I can ssh into my Nano using an ethernet cable (ssh rdc@10.42.0.76)
but I am unable to do so using my microUSB cable(ssh rdc@10.42.0.1
).
The IP addresses are different as per ifconfig
. When I type the same password that I can successfully ssh in with my ethernet cable for when I am ssh-ing in with my microUSB, it keeps returning Permission denied, please try again
. When I tried sudo service ssh status
when attempting to ssh with microUSB cable, I get the following output:
Sep 10 00:00:47 praveen-ThinkPad-T470 sshd[2045]: Invalid user rdc from 10.42.0.1 port 48836
Sep 10 00:00:49 praveen-ThinkPad-T470 sshd[2045]: pam_unix(sshd:auth): check pass; user unknown
Sep 10 00:00:49 praveen-ThinkPad-T470 sshd[2045]: pam_unix(sshd:auth): authentication failure; logname= uid=0 euid=0 tty=ssh ruser= rhost=10.42.0.1
Sep 10 00:00:51 praveen-ThinkPad-T470 sshd[2045]: Failed password for invalid user rdc from 10.42.0.1 port 48836 ssh2
When I tried ssh-ing repeatedly with microUSB and checked ssh status, I noticed that the port in the Invalid user rdc from 10.42.0.1 port 48836
always changes. I would appreciate some help, thanks!
When the micro-B USB is plugged in to the Jetson it functions in device mode. One such device is the ethernet you are speaking of, but the Jetson’s default address on such ethernet is 192.168.55.1
. I suspect you are using the wrong IP address when I see notes about 10.42.0.1
.
Also note that if you monitor “dmesg --follow
” on the host PC as you insert the USB cable to the host PC you will see devices discovered during the plugin. One such note will show the MAC address of the virtual USB wired ethernet device. Not all host PC installations allow USB devices without some sort of “ok” from the user, and so you might need to use an app such as “sudo nm-connection-editor
” (if you don’t have this you can use the built in network admin apps, or else “sudo apt-get install network-manager-gnome
”) to tell the host PC that the interface is allowed.

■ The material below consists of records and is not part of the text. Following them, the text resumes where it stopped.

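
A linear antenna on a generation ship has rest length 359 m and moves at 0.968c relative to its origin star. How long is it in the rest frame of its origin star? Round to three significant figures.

Lorentz factor: γ = (1 − 0.937024)^(−1/2) = 3.9849.
Length contraction: L = L₀/γ = 359/3.9849 = 90.1 m.

90.1 m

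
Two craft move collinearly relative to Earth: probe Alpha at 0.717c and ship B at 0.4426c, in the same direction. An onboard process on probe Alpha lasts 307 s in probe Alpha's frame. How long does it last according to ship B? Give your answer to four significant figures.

335.3 s

Transform probe Alpha's velocity into ship B's frame: (0.717 − 0.4426)/(1 − 0.717·0.4426) = 0.2744/0.6826558, so the relative speed is 0.40196c.
γ for this relative speed: γ = 1/√(1 − 0.161572) = 1.0921.
Probe Alpha's interval is proper; time dilation gives Δt_B = γΔτ = 1.0921 × 307 s = 335.3 s.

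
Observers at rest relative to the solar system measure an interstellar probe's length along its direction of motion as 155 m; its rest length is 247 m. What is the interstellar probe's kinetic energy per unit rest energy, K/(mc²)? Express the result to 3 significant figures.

0.594

γ = L₀/L = 247/155 = 1.59355.
K/(mc²) = γ − 1 = 1.59355 − 1 = 0.594.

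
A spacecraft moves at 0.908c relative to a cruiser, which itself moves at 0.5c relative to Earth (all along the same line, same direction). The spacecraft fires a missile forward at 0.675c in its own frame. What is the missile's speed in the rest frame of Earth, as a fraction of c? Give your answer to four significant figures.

0.9938c

First combine the missile and spacecraft (S''→S'): u₁ = (0.675 + 0.908)/(1 + 0.675×0.908) = 1.583/1.6129 = 0.98146.
Then combine with the cruiser (S'→S): u = (0.98146 + 0.5)/(1 + 0.98146×0.5) = 1.48146/1.49073 = 0.99378.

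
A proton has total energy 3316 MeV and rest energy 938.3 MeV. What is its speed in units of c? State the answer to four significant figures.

Total energy E = γmc² gives γ = 3316/938.3 = 3.5341.
Hence β = √(1 − 1/γ²) = √(1 − 0.0800649) = √0.9199351 = 0.9591.

0.9591c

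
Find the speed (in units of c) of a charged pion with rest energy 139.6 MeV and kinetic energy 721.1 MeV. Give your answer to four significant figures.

K = (γ−1)mc², so γ = 1 + 721.1/139.6 = 6.1655.
Then v/c = √(1 − γ⁻²) = √(1 − 0.0263065) = √0.9736935 = 0.9868.

0.9868c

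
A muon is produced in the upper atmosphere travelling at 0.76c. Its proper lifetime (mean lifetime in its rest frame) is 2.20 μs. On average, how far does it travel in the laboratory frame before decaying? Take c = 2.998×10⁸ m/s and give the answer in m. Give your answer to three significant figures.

γ = 1/√(1 − β²) = 1/√(1 − 0.5776) = 1/√0.4224 = 1/0.649923 = 1.5386.
Lab-frame lifetime: Δt = γτ = 1.5386 × 2.20 μs = 3.3849 μs.
Distance: d = vΔt = 0.76 × 2.998×10⁸ m/s × 3.3849×10^-6 s = 771 m.

771 m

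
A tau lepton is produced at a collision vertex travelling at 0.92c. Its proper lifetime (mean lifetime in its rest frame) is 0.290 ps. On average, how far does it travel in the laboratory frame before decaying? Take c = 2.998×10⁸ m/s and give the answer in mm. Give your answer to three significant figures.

0.204 mm

With β = 0.92, γ = 1/√(1 − 0.92²) = 1/√0.1536 = 2.5516.
Lab-frame lifetime: Δt = γτ = 2.5516 × 0.290 ps = 0.73996 ps.
Distance: d = vΔt = 0.92 × 2.998×10⁸ m/s × 7.3996×10^-13 s = 2.04×10^-4 m = 0.204 mm.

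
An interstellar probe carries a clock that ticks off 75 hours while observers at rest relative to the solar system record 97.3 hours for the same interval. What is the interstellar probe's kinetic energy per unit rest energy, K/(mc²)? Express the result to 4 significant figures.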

On your host PC, if you run commands “ifconfig
” and “route
”, then I suspect you don’t have an interface for the “192.168.55.x
” network, and any routes you might have probably don’t name a route to that subnet. Once the interface is marked as usable and not forbidden this should change.

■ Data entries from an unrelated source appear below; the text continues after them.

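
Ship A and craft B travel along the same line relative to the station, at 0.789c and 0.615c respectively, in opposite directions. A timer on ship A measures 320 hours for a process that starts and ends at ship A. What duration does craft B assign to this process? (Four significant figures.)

981.0 hours

Transform ship A's velocity into craft B's frame: (0.789 + 0.615)/(1 + 0.789·0.615) = 1.404/1.485235, so the relative speed is 0.9453c.
γ for this relative speed: γ = 1/√(1 − 0.893592) = 3.0656.
The clock on ship A records proper time, so craft B measures Δt = γΔτ = 3.0656 × 320 = 981.0 hours.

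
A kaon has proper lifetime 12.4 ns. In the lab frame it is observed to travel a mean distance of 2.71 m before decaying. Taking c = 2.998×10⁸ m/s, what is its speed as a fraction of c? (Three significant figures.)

d = βγcτ ⇒ βγ = d/(cτ) = 2.710 m / (3.71752 m) = 0.72898.
β = (βγ)/√(1+(βγ)²) = 0.72898/√1.531412 = 0.589.

0.589c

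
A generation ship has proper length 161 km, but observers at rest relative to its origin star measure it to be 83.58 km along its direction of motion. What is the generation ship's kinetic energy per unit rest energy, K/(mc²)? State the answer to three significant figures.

Length contraction gives γ = L₀/L = 161/83.58 = 1.9263.
Since K = (γ−1)mc², K/(mc²) = 1.9263 − 1 = 0.926.

0.926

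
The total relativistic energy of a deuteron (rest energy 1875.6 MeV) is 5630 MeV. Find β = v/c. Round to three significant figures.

0.943

γ = E/(mc²) = 5630/1875.6 = 3.0017.
β = √(1 − 1/γ²) = √(1 − 0.110985) = √0.889015 = 0.943.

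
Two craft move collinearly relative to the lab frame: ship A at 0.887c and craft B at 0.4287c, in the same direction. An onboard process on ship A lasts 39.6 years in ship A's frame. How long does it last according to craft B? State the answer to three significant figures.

58.8 years

The velocity of ship A relative to craft B is (0.887 − 0.4287)c / (1 − 0.887×0.4287) = 0.7395c; relative speed 0.7395c.
γ for this relative speed: γ = 1/√(1 − 0.54686) = 1.4855.
The clock on ship A records proper time, so craft B measures Δt = γΔτ = 1.4855 × 39.6 = 58.8 years.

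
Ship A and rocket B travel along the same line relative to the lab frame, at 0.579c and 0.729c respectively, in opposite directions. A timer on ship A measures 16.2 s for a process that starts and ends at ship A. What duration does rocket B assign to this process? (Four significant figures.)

41.28 s

Transform ship A's velocity into rocket B's frame: (0.579 + 0.729)/(1 + 0.579·0.729) = 1.308/1.422091, so the relative speed is 0.91977c.
At |u| = 0.91977c, γ = (1 − 0.845977)^(−1/2) = 2.548.
Ship A's interval is proper; time dilation gives Δt_B = γΔτ = 2.548 × 16.2 s = 41.28 s.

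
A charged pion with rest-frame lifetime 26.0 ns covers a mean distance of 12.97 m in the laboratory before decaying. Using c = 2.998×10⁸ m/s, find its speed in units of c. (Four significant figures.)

0.8571c

Let x = d/(cτ) = 12.97 m / (2.998×10⁸ m/s × 2.600×10^-8 s) = 1.6639. Since d = βγcτ, x = βγ = β/√(1−β²).
Solving: β² = x²/(1+x²) = 2.76856/3.76856 = 0.734647, so β = 0.8571.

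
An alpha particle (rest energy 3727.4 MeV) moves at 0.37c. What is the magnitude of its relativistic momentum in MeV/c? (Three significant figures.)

1480 MeV/c

With β = 0.37, γ = 1/√(1 − 0.37²) = 1/√0.8631 = 1.0764.
Momentum: p = γβ·mc = 1.0764 × 0.37 × 3727.4 MeV/c = 1480 MeV/c.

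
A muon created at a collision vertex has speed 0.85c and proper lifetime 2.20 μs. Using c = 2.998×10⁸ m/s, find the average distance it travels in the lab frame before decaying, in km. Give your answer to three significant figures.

1.06 km

With β = 0.85, γ = 1/√(1 − 0.85²) = 1/√0.2775 = 1.8983.
Lab-frame lifetime: Δt = γτ = 1.8983 × 2.20 μs = 4.1763 μs.
Distance: d = vΔt = 0.85 × 2.998×10⁸ m/s × 4.1763×10^-6 s = 1060 m = 1.06 km.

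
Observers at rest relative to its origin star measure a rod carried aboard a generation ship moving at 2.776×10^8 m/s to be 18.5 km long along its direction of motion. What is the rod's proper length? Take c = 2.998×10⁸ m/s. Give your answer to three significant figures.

49.0 km

β = v/c = (2.776×10^8 m/s)/(2.998×10⁸ m/s) = 0.925951.
With β = 0.925951, γ = 1/√(1 − 0.925951²) = 1/√0.1426147 = 2.648.
Proper length: L₀ = γ·L = 2.648 × 18.5 = 49.0 km.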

Hi, I did enable the interface on the Network Manager as per your suggestion, and now the IP address of the Nano when connected using the microUSB shows 192.168.55.100
as shown in the picture below. When I ping the IP address, I am able to get the data packets. However, when I attempt to ssh in using the password that I set for my Nano, it keeps saying Permission denied, please try again.
You’re almost there! The address 192.168.55.100
is that of your local PC, not the Nano. What you’re doing when you try to ssh
to 192.168.55.100
is to ssh
from your PC to your PC, which likely is not set to accept ssh
. The address of this interface, at the Nano side, is “192.168.55.1
”. So:
ssh 192.168.55.1
Great, I’ll try this out. Thank you!